We had an opportunity to visit the new Mets Stadium, Citi Field, over the weekend and have to admit, walked away feeling a bit ambivalent about the current state of America’s past time. While the space itself was certainly impressive and well-designed, featuring clear sight lines from virtually anywhere in the park, along with a number of family-friendly baseball-themed areas from batting cages to a miniature stadium for kids, it seems like a small consolation considering the rather exorbitant prices being charged for everything from bleacher seats to hot dogs.
Which may be nothing new, but was an even harder pill to swallow given the fact that it felt like everyone there was being forced to pay twice. Tax money aside, not only was every fan in attendance helping to pay for these improvements with their wallets, but with their attention spans as well. This stadium might be one of the most well branded pieces of real estate in the entire state, both in terms of physical and mental space.
During every half inning, at least one, if not several promotions were being broadcast throughout the ball park and shown up on the giant screen with a chance for lucky fans to win branded merchandise. While at the same time advertisements were literally being shot into the stands in the form of t-shirts blasted out of bazookas. Even the blimp languidly floating up above sported an enormous digital display that would have smacked of “Blade Runner“-esque dsytopia, if not for the blazing sun.
And while this attitude seems a bit at odds with the notion that a day at the ball park should be one of excess and escape, despite our reservations, we were all ready to dive head first into the experience, which for us is as much about the food as it the game. But even the eating proved to be a trickier aspect than one would think, providing some of the most interesting revelations of the day.
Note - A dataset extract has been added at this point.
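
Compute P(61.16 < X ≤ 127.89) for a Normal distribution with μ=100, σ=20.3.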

The standard fare – from sausages and beer to ice cream and soda – was well represented, along with higher-end options from popular New York City venues like Shake Shack and Blue Smoke thus elevating the refrains of “buy me some peanuts and cracker jacks” to whole new price points.
But no matter what price you were willing to pay for your meal, every item, haute or not, came with the added cost of calories. As part of NYC’s push to get its residents in the mindset of daily allowances, the Mets have stepped up to the plate, posting nutrition information on all the stadium’s menus, making the idea of shelling out $7.50 for a Bud, doubly taxing.
Thankfully, they’ve offset these choices with healthier selections like fresh fruit, which from the looks of the well-stocked displays (no one was buying) and location in the back corner of the stadium, appeared more for the illusion of health than for any real conscious decision to promote thoughtful alternatives. So while it’s hard to call it effective, it certainly is an effort. And as much as this renewed attention to health is admirable, on top of everything else, it only serves to drain a little more joy out of going to a game.
But no matter how much the experience may be co-opted by corporations and city officials, there’s still something undeniably special about the crack of the bat and the roar of the crowd. Something that can never be quantified by price tags and calorie counts.